Aber das Happy End blieb dem Lichtenwörther, im Gegensatz zur zweiten Runde, versagt. Während Sandgren immer mehr auch Thiems zweiten Aufschlag attackierte und den achtfachen Turniersieger unter Druck setzte, blieb der US-Amerikaner bei eigenem Aufschlag unantastbar. Zum 4:2 gelang dem Außenseiter dann das entscheidende Break - Sandgren, der wie übrigens auch Thiem 20 Asse schlug, ließ sich den Sensationssieg nicht mehr nehmen.

"Ich glaube das nicht.
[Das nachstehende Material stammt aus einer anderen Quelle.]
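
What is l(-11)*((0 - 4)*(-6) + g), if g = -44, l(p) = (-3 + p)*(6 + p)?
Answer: -1400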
Ich weiß nicht, ob das wahr ist, aber ich stehe hier nicht in meiner Unterwäsche, also habe ich es wohl nicht geträumt", meinte Sandgren lachend noch auf dem Platz. Der US-Amerikaner, der nun in die Top 60 klettern wird, lobte Thiem. "Er hat wirklich großartiges Tennis gespielt. Er ist schon weg, aber er hat eine Runde Applaus für dieses Tiebreak im vierten Satz verdient." Sandgren sah seine Unbekanntheit als einen Vorteil, "weil die Leute nicht wissen, was sie von mir erwarten sollen". Spätestens im Viertelfinale wird sein Gegner wohl noch besser informiert sein.